Another Look at the Costs/Benefits of Waxman-Markey: A Dog that Won't Hunt
Longtime MasterResource readers know of Chip Knappenberger’s post on the negligible climatic effects of unilateral adherence to Waxman-Markey. Across the board, the response from supporters of Waxman-Markey was not to deny Knappenberger’s calculations, but rather to insist that the U.S. had to show leadership. The (perhaps unspoken) premise was that if the whole world adopted the steep emission cuts proposed in Waxman-Markey, then the climatic benefits would clearly outweigh the economic costs.
In an earlier post, I tried to show that this view is simply false. According to the Intergovernmental Panel on Climate Change (IPCC) Fourth Assessment Report (AR4)–the very document showing the “consensus” on the physical science basis of manmade climate change–the best estimates of climate change damages do not justify the aggressive limits contained in the current Waxman-Markey bill.
Then in a follow-up post, I documented that a recently released summary paper from Resources for the Future (RFF) reached the same conclusion: Using standard cost/benefit analyses, the peer-reviewed literature cannot justify the aggressive emission cutbacks in Waxman-Markey. In order to justify the bill’s 83% cut (relative to 2005 levels) by 2050, proponents must stipulate that there are climatic tipping points beyond which it is too dangerous to proceed. But the actual expert models of the global economy and climate system cannot themselves spit out these “tipping points” as the efficient policy choices. (In general, many proponents of aggressive government action have repudiated cost/benefit analysis altogether when it comes to climate change policies.)

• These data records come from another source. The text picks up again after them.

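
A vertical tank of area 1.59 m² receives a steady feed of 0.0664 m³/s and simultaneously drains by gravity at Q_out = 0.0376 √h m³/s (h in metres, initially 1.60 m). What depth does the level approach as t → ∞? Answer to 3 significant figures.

3.12 m

Mass balance (ρ constant): A dh/dt = Q_in − 0.0376 √h. At steady state dh/dt = 0:
Q_in = 0.0376 √h_ss ⇒ √h_ss = 0.0664/0.0376 = 1.7660.
h_ss = 1.7660² = 3.1186 m. (Since h₀ = 1.60 m < h_ss, the level will rise toward this value.)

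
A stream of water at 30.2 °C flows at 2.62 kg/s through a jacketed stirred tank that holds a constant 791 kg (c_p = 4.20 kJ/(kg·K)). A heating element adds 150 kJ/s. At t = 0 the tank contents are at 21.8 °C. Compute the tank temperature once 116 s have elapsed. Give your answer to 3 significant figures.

28.8 °C

M c_p dT/dt = ṁ c_p (T_in − T) + Q̇.
Rearrange: dT/dt = (T_ss − T)/τ with τ = M/ṁ = 301.91 s and T_ss = T_in + Q̇/(ṁ c_p) = 43.831 °C.
This is linear first-order; T(t) = T_ss + (T₀ − T_ss) e^(−t/τ).
T(116) = 43.831 + (-22.031)·e^(−116/301.91) = 43.831 + (-22.031)·0.68098 = 28.828 °C.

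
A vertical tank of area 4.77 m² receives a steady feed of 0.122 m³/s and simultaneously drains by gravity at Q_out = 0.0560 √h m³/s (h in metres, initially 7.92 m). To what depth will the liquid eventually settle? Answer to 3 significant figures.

4.75 m

Volume balance on the tank: A dh/dt = Q_in − 0.0560 √h. At steady state dh/dt = 0:
Q_in = 0.0560 √h_ss ⇒ √h_ss = 0.122/0.0560 = 2.1786.
h_ss = 2.1786² = 4.7462 m. (Since h₀ = 7.92 m > h_ss, the level will fall toward this value.)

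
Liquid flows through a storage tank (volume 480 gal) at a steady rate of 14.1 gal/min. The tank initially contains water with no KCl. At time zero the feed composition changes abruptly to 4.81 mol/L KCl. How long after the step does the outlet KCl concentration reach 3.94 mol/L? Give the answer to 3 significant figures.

58.2 min

Species balance on the tank: V dC/dt = Q(C_in − C), so τ = V/Q = 34.043 min.
C(t) = C_in + (C₀ − C_in) e^(−t/τ). Set C = 3.94 and solve for t:
e^(−t/τ) = (C − C_in)/(C₀ − C_in) = (3.94 − 4.81)/(0 − 4.81) = 0.18087
t = −τ ln(…) = 34.043 × 1.7100 = 58.211 min.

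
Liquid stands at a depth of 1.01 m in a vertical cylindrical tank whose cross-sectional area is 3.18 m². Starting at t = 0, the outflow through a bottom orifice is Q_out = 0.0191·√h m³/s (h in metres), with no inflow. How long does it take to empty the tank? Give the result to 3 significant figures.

335 s

Accumulation of liquid (constant cross-section A): A dh/dt = −0.0191 √h.
Separate and integrate: 2(√h − √h₀) = −(0.0191/A) t.
Set h = 0: 2√h₀ = (0.0191/A) t_empty ⇒ t_empty = 2A√h₀/0.0191.
t_empty = 2·3.18·√1.01/0.0191 = 6.3600·1.0050/0.0191 = 334.65 s.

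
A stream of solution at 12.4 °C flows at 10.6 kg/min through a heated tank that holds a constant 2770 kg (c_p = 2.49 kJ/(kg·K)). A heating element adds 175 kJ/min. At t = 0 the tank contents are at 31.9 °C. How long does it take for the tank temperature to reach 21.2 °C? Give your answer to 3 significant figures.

First-law balance (no shaft work): M c_p dT/dt = ṁ c_p (T_in − T) + 175.
τ = M/ṁ = 261.32 min; T_ss = T_in + Q̇/(ṁ c_p) = 19.030 °C.
T(t) = T_ss + (T₀ − T_ss) e^(−t/τ). Set T = 21.2:
e^(−t/τ) = (21.2 − 19.030)/(31.9 − 19.030) = 0.16859
t = −261.32 · ln(0.16859) = 465.23 min.

465 min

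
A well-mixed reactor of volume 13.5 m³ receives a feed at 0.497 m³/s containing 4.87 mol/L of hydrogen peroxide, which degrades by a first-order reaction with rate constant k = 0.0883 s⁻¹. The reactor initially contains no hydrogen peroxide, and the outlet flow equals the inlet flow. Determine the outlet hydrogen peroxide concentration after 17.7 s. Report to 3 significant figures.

1.28 mol/L

Species balance: V dC/dt = Q C_in − Q C − k V C.
dC/dt = (Q/V) C_in − (Q/V + k) C; effective rate a = Q/V + k = 0.036815 + 0.0883 = 0.12511 s⁻¹.
C_ss = Q C_in/(Q + kV) = 1.4330 mol/L; C(t) = C_ss + (C₀ − C_ss) e^(−a t).
C(17.7) = 1.4330 + (-1.4330)·e^(−0.12511·17.7) = 1.4330 + (-1.4330)·0.10920 = 1.2765 mol/L.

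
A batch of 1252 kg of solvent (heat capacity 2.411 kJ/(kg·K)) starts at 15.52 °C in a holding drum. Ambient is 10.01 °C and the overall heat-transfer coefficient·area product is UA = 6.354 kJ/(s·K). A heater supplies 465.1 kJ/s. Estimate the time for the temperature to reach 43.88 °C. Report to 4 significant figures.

257.9 s

Lumped-capacitance energy balance: M c_p dT/dt = UA(T_amb − T) + Q̇.
τ = M c_p/UA = 475.066 s; T_ss = T_amb + Q̇/UA = 10.01 + 465.1/6.354 = 83.2080 °C.
T(t) = T_ss + (T₀ − T_ss)e^(−t/τ); set T = 43.88:
t = −τ ln[(T − T_ss)/(T₀ − T_ss)] = −475.066 · ln(0.581019) = 257.948 s.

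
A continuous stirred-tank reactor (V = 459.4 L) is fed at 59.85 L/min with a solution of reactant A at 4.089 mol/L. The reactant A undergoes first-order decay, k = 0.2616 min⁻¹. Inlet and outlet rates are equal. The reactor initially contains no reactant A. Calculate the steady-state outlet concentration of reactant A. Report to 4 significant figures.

Accumulation = in − out − consumed: V dC/dt = Q C_in − Q C − k V C.
Steady state (dC/dt = 0): C_ss = Q C_in/(Q + kV) = C_in/(1 + kV/Q).
C_ss = 59.85·4.089/(59.85 + 0.2616·459.4) = 244.727/180.029 = 1.35937 mol/L.

1.359 mol/L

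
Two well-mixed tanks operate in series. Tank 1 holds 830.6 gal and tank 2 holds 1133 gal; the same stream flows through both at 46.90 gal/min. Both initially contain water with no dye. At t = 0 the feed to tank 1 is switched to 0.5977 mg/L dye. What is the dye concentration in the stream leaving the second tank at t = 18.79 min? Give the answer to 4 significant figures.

0.1371 mg/L

Each tank obeys Vᵢ dCᵢ/dt = Q(Cᵢ₋₁ − Cᵢ), so τᵢ = Vᵢ/Q.
τ₁ = 830.6/46.90 = 17.7100 min; τ₂ = 1133/46.90 = 24.1578 min.
Tank 1: C₁ = C_in(1 − e^(−t/τ₁)). Tank 2 (τ₁ ≠ τ₂): C₂ = C_in[1 − (τ₁ e^(−t/τ₁) − τ₂ e^(−t/τ₂))/(τ₁ − τ₂)].
At t = 18.79: e^(−t/τ₁) = 0.346116, e^(−t/τ₂) = 0.459414.
C₂ = 0.5977·[1 − (17.7100·0.346116 − 24.1578·0.459414)/(-6.44776)] = 0.5977·0.229391 = 0.137107 mg/L.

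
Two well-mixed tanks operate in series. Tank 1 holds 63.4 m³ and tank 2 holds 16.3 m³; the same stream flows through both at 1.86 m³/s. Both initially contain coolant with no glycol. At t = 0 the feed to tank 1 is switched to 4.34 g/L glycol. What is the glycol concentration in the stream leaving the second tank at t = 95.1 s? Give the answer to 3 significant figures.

3.98 g/L

Species balance on tank i: dCᵢ/dt = (Cᵢ₋₁ − Cᵢ)/τᵢ with τᵢ = Vᵢ/Q.
τ₁ = 63.4/1.86 = 34.086 s; τ₂ = 16.3/1.86 = 8.7634 s.
Solving the cascade with C₁(0)=C₂(0)=0 gives C₂(t) = C_in[1 − (τ₁ e^(−t/τ₁) − τ₂ e^(−t/τ₂))/(τ₁ − τ₂)].
At t = 95.1: e^(−t/τ₁) = 0.061421, e^(−t/τ₂) = 1.9368e-05.
C₂ = 4.34·[1 − (34.086·0.061421 − 8.7634·1.9368e-05)/(25.323)] = 4.34·0.91733 = 3.9812 g/L.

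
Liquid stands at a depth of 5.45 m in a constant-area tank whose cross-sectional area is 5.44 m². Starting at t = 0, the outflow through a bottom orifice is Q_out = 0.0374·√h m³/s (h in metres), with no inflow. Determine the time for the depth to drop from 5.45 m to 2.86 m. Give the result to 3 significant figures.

187 s

A dh/dt = −Q_out = −0.0374 √h.
This is separable: 2 d(√h)/dt = −0.0374/A, so √h = √h₀ − (0.0374/(2A)) t.
t = 2A(√h₀ − √h)/0.0374 = 2·5.44·(√5.45 − √2.86)/0.0374
  = 10.880 × (2.3345 − 1.6912) / 0.0374 = 187.16 s.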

In the present post, I want to show the contradictions in Paul Krugman’s recent advocacy for Waxman-Markey, and then comment more generally on the implications of a cost/benefit result. Just because Waxman-Markey fails the cost/benefit test, doesn’t automatically mean the government “should do nothing.” However, it does mean that–even on the IPCC’s own terms–the aggressive targets in Waxman-Markey are the wrong “solution,” and will cause more total harm than total good.
Supporters of aggressive government action cannot have it both ways. If the IPCC “consensus” is solid enough to banish any outliers to the ranks of the crazy, corrupt, or even criminal, then shouldn’t it matter that the IPCC figures themselves show how Waxman-Markey’s costs outweigh its benefits?

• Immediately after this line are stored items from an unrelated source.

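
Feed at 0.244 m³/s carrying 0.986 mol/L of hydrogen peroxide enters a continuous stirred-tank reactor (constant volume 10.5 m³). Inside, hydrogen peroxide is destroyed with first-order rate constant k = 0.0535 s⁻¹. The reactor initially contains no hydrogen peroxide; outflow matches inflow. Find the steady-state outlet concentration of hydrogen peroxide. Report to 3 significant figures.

V dC/dt = Q(C_in − C) − k V C.
At steady state: 0 = Q C_in − (Q + kV) C_ss, so C_ss = Q C_in/(Q + kV).
C_ss = 0.244·0.986/(0.244 + 0.0535·10.5) = 0.24058/0.80575 = 0.29858 mol/L.

0.299 mol/L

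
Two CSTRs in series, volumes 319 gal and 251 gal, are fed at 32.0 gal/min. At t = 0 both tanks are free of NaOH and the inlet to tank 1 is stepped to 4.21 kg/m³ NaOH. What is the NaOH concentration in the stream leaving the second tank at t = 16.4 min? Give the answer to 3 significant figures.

Time constants: τᵢ = Vᵢ/Q for each well-mixed tank.
τ₁ = 319/32.0 = 9.9688 min; τ₂ = 251/32.0 = 7.8438 min.
Tank 1: C₁ = C_in(1 − e^(−t/τ₁)). Tank 2 (τ₁ ≠ τ₂): C₂ = C_in[1 − (τ₁ e^(−t/τ₁) − τ₂ e^(−t/τ₂))/(τ₁ − τ₂)].
At t = 16.4: e^(−t/τ₁) = 0.19299, e^(−t/τ₂) = 0.12358.
C₂ = 4.21·[1 − (9.9688·0.19299 − 7.8438·0.12358)/(2.1250)] = 4.21·0.55084 = 2.3190 kg/m³.

2.32 kg/m³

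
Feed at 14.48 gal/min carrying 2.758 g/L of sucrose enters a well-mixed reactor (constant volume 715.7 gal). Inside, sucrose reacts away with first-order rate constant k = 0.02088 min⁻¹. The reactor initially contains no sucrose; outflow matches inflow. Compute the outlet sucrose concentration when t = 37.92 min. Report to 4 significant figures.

1.072 g/L

V dC/dt = Q(C_in − C) − k V C.
dC/dt = (Q/V) C_in − (Q/V + k) C; effective rate a = Q/V + k = 0.0202319 + 0.02088 = 0.0411119 min⁻¹.
C_ss = Q C_in/(Q + kV) = 1.35726 g/L; C(t) = C_ss + (C₀ − C_ss) e^(−a t).
C(37.92) = 1.35726 + (-1.35726)·e^(−0.0411119·37.92) = 1.35726 + (-1.35726)·0.210354 = 1.07176 g/L.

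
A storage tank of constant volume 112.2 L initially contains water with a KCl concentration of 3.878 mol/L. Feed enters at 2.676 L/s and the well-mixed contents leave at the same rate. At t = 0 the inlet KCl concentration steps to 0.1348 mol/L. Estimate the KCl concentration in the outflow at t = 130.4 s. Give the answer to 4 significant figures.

Species balance on the tank: V dC/dt = Q(C_in − C).
So dC/dt = (C_in − C)/τ with τ = V/Q = 112.2/2.676 = 41.9283 s.
Integrating: C(t) = C_in + (C₀ − C_in) e^(−t/τ).
C(130.4) = 0.1348 + (3.878 − 0.1348)·e^(−130.4/41.9283) = 0.1348 + (3.74320)·0.0445976 = 0.301738 mol/L.

0.3017 mol/L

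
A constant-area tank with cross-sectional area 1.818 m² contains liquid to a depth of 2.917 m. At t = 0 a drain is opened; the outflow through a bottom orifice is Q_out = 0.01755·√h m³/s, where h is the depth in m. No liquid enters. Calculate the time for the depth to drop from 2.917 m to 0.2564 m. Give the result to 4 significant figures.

With no inflow, A dh/dt = −0.01755 √h.
∫ h^(−1/2) dh = −(0.01755/A) ∫ dt, giving 2√h = 2√h₀ − (0.01755/A) t.
t = 2A(√h₀ − √h)/0.01755 = 2·1.818·(√2.917 − √0.2564)/0.01755
  = 3.63600 × (1.70792 − 0.506360) / 0.01755 = 248.939 s.

248.9 s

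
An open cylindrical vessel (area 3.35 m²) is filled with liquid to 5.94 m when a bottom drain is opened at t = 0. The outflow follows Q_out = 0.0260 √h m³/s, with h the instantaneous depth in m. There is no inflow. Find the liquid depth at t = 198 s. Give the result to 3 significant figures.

2.79 m

Mass balance (ρ constant): A dh/dt = −0.0260 √h.
This is separable: 2 d(√h)/dt = −0.0260/A, so √h = √h₀ − (0.0260/(2A)) t.
√h = √5.94 − 0.0260·198/(2·3.35) = 2.4372 − 0.76836 = 1.6689.
h = 1.6689² = 2.7851 m.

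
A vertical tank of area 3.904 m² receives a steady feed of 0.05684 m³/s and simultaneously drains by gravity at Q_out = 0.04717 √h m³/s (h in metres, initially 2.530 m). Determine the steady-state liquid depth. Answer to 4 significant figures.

A dh/dt = Q_in − 0.04717 √h. Steady state requires inflow = outflow:
Q_in = 0.04717 √h_ss ⇒ √h_ss = 0.05684/0.04717 = 1.20500.
h_ss = 1.20500² = 1.45203 m. (Since h₀ = 2.530 m > h_ss, the level will fall toward this value.)

1.452 m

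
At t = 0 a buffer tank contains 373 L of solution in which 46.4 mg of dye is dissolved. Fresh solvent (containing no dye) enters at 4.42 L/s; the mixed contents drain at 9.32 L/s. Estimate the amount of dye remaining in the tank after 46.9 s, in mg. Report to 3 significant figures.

Total volume: dV/dt = Q_in − Q_out = -4.9000 L/s, so V(t) = 373 − 4.9000 t and V(46.9) = 143.19 L.
Species balance (pure solvent in): dm/dt = −Q_out · m/V(t).
dm/m = −Q_out dt/(V₀ − 4.9000 t); integrating gives ln(m/m₀) = −(Q_out/(Q_in−Q_out)) ln(V/V₀).
m = m₀ (V₀/V)^(Q_out/(Q_in−Q_out)) = 46.4 × (373/143.19)^(-1.9020) = 7.5103 mg.

7.51 mg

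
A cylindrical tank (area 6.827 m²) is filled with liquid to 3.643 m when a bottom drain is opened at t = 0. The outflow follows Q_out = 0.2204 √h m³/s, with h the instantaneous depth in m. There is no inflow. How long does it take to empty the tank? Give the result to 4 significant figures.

With no inflow, A dh/dt = −0.2204 √h.
Separate and integrate: 2(√h − √h₀) = −(0.2204/A) t.
Tank is empty when √h = 0: t_empty = 2A√h₀/0.2204.
t_empty = 2·6.827·√3.643/0.2204 = 13.6540·1.90866/0.2204 = 118.244 s.

118.2 s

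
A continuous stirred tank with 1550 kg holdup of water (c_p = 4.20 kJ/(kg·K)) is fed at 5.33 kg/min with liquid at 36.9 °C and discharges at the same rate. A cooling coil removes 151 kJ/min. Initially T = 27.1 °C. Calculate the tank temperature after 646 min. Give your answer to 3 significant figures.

M c_p dT/dt = ṁ c_p (T_in − T) − Q̇.
τ = M/ṁ = 290.81 min; T_ss = T_in − Q̇/(ṁ c_p) = 36.9 − 151/(5.33·4.20) = 30.155 °C.
Solution: T(t) = T_ss + (T₀ − T_ss) e^(−t/τ).
T(646) = 30.155 + (-3.0547)·e^(−646/290.81) = 30.155 + (-3.0547)·0.10846 = 29.823 °C.

29.8 °C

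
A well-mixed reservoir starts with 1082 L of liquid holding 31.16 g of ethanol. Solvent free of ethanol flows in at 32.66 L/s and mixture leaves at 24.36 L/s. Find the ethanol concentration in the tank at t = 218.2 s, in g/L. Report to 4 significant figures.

0.0006007 g/L

Total volume: dV/dt = Q_in − Q_out = 8.30000 L/s, so V(t) = 1082 + 8.30000 t and V(218.2) = 2893.06 L.
Solute balance: dm/dt = 0 − Q_out C = −Q_out m/V(t).
Separate: dm/m = −Q_out dt/V(t) ⇒ ln(m/m₀) = −(Q_out/(Q_in−Q_out)) ln(V/V₀).
m = m₀ (V₀/V)^(Q_out/(Q_in−Q_out)) = 31.16 × (1082/2893.06)^(2.93494) = 1.73779 g.
C = m/V = 1.73779/2893.06 = 0.000600674 g/L.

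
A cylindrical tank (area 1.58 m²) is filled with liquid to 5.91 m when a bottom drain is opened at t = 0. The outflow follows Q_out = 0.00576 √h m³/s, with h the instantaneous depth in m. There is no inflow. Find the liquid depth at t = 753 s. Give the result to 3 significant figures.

Accumulation of liquid (constant cross-section A): A dh/dt = −0.00576 √h.
Separate and integrate: 2(√h − √h₀) = −(0.00576/A) t.
√h = √5.91 − 0.00576·753/(2·1.58) = 2.4310 − 1.3726 = 1.0585.
h = 1.0585² = 1.1204 m.

1.12 m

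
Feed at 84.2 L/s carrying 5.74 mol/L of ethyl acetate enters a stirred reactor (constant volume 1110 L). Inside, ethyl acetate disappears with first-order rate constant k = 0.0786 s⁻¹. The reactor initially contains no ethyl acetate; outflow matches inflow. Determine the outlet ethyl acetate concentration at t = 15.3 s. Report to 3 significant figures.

2.55 mol/L

V dC/dt = Q(C_in − C) − k V C.
This is linear with rate a = Q/V + k = 0.15446 s⁻¹.
C_ss = Q C_in/(Q + kV) = 2.8190 mol/L; C(t) = C_ss + (C₀ − C_ss) e^(−a t).
C(15.3) = 2.8190 + (-2.8190)·e^(−0.15446·15.3) = 2.8190 + (-2.8190)·0.094121 = 2.5537 mol/L.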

In the posts linked above, I go through the various demonstrations of why Waxman-Markey–if applied on a global scale–would have economic costs that far outweighed the environmental benefits, according to the consensus of cost/benefit analyses. (To repeat: Plenty of economists might say that Waxman-Markey is a good idea, but my point is that they can’t justify its targets using their standard tools. They simply have to stipulate that global warming above a certain, somewhat arbitrary cutoff point is “too much” and work backwards from there.)
For this post, I’ll make the point in reference to a recent Paul Krugman op ed, where he said:
Even with stringent limits, says the M.I.T. group, Americans would consume only 2 percent less in 2050 than they would have in the absence of emission limits. That would still leave room for a large rise in the standard of living, shaving only one-twentieth of a percentage point off the average annual growth rate.

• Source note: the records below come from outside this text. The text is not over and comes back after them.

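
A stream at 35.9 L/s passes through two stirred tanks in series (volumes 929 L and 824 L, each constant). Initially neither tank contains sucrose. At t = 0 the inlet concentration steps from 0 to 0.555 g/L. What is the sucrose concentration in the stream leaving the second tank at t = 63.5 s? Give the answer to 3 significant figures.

0.407 g/L

Each tank obeys Vᵢ dCᵢ/dt = Q(Cᵢ₋₁ − Cᵢ), so τᵢ = Vᵢ/Q.
τ₁ = 929/35.9 = 25.877 s; τ₂ = 824/35.9 = 22.953 s.
Tank 1: C₁ = C_in(1 − e^(−t/τ₁)). Tank 2 (τ₁ ≠ τ₂): C₂ = C_in[1 − (τ₁ e^(−t/τ₁) − τ₂ e^(−t/τ₂))/(τ₁ − τ₂)].
At t = 63.5: e^(−t/τ₁) = 0.085960, e^(−t/τ₂) = 0.062878.
C₂ = 0.555·[1 − (25.877·0.085960 − 22.953·0.062878)/(2.9248)] = 0.555·0.73290 = 0.40676 g/L.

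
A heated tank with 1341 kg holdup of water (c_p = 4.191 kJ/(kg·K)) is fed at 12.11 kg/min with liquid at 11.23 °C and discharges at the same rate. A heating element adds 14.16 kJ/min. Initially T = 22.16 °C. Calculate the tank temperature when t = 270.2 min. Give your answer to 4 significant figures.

12.44 °C

Heat balance on the well-mixed liquid: M c_p dT/dt = ṁ c_p (T_in − T) + 14.16.
τ = M/ṁ = 110.735 min; T_ss = T_in + Q̇/(ṁ c_p) = 11.23 + 14.16/(12.11·4.191) = 11.5090 °C.
Integrating: T(t) = T_ss + (T₀ − T_ss) e^(−t/τ).
T(270.2) = 11.5090 + (10.6510)·e^(−270.2/110.735) = 11.5090 + (10.6510)·0.0871555 = 12.4373 °C.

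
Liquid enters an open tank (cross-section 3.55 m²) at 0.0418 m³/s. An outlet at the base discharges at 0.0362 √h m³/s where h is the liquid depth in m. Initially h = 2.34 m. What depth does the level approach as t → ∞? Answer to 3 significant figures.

Accumulation of liquid (constant cross-section A): A dh/dt = Q_in − 0.0362 √h. At steady state dh/dt = 0:
Q_in = 0.0362 √h_ss ⇒ √h_ss = 0.0418/0.0362 = 1.1547.
h_ss = 1.1547² = 1.3333 m. (Since h₀ = 2.34 m > h_ss, the level will fall toward this value.)

1.33 m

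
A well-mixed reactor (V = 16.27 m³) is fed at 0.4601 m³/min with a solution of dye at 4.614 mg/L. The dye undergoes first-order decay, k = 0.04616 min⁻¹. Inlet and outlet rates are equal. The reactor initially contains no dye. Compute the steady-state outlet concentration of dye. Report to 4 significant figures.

1.753 mg/L

Species balance: V dC/dt = Q C_in − Q C − k V C.
Steady state (dC/dt = 0): C_ss = Q C_in/(Q + kV) = C_in/(1 + kV/Q).
C_ss = 0.4601·4.614/(0.4601 + 0.04616·16.27) = 2.12290/1.21112 = 1.75284 mg/L.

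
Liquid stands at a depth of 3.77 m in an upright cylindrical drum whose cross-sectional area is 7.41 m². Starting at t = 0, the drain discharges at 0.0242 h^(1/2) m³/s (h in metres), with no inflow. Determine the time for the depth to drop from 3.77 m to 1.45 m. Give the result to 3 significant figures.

452 s

Unsteady balance on liquid volume: A dh/dt = −0.0242 √h.
This is separable: 2 d(√h)/dt = −0.0242/A, so √h = √h₀ − (0.0242/(2A)) t.
t = 2A(√h₀ − √h)/0.0242 = 2·7.41·(√3.77 − √1.45)/0.0242
  = 14.820 × (1.9416 − 1.2042) / 0.0242 = 451.64 s.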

But by using this very same trick of converting a future year’s GDP loss into a reduction in annualized growth rates, we can see how “trivial” the dangers of even unrestricted emissions are. Look at Table SPM.3 from the AR4 on page 13 here [.pdf]. Even under the worst case scenario (A1FI), the best estimate of additional warming over the 21st century is 4 degrees Celsius.
Now look at the top right paragraph on page 17 here [.pdf]. We see that a 4C warming will cause GDP losses between 1% and 5%.
Thus, even under the worst case scenario studied by the IPCC models, and plugging in the top range of the estimated damage from such warming, we would still only suffer 5% GDP losses by 2100.
That is a huge number, to be sure, but guess what? If we take the annualized loss in GDP growth–namely, a loss of five basis points, meaning the economy grows at (sa) 2.95% instead of 3.00%–then the shortfall is 2% by 2050. Krugman thought this was completely worthwhile, in order to save the planet. Yet that same shortfall of five basis points eventually translates into a 5% shortfall by the year 2114.
Thus, the drop in annual GDP growth that was so insignificant in Krugman’s mind, when it came to measuring the economic costs of aggressive carbon legislation, is just shy of the drop in annualized GDP growth matching up with the environmental benefits of such legislation, in the worst case scenario. But when we realize that Krugman’s estimate of 2% GDP loss by 2050 is much lower than what the IPCC itself says (as I document in the earlier posts linked above), the answer is a no brainer: The benefits of fighting climate change do not exceed the costs, even using the IPCC’s own models.
In conclusion, the above arguments do not show that the government should “do nothing.” If one accepted the premises of manmade climate change, and the property rights of certain people to be protected from emissions of others, then advocates could still plausibly argue that greenhouse gas emitters should be forced to pay a certain fine per ton of emissions, which would then be funneled into the hands of the aggrieved parties.
However, under no circumstances would the correct outcome be to cap emissions at the level proposed by Waxman-Markey. That would be akin to banning automobile usage, on the grounds that sometimes pedestrians get hit by drivers.
One final point: If the proponents of carbon legislation took the IPCC models (including the economic ones) seriously, and wanted to start penalizing emitters to compensate those damaged by the emissions, then the obvious thing to do would be WAIT and STUDY THE PROBLEM MORE. Even on their own terms, the damages to poor nations will not really kick in until many decades from now. To refine the analogy above, Waxman-Markey seeks to seriously restrict automobile usage now, on the grounds that some pedestrians might be killed by drivers in the year 2100.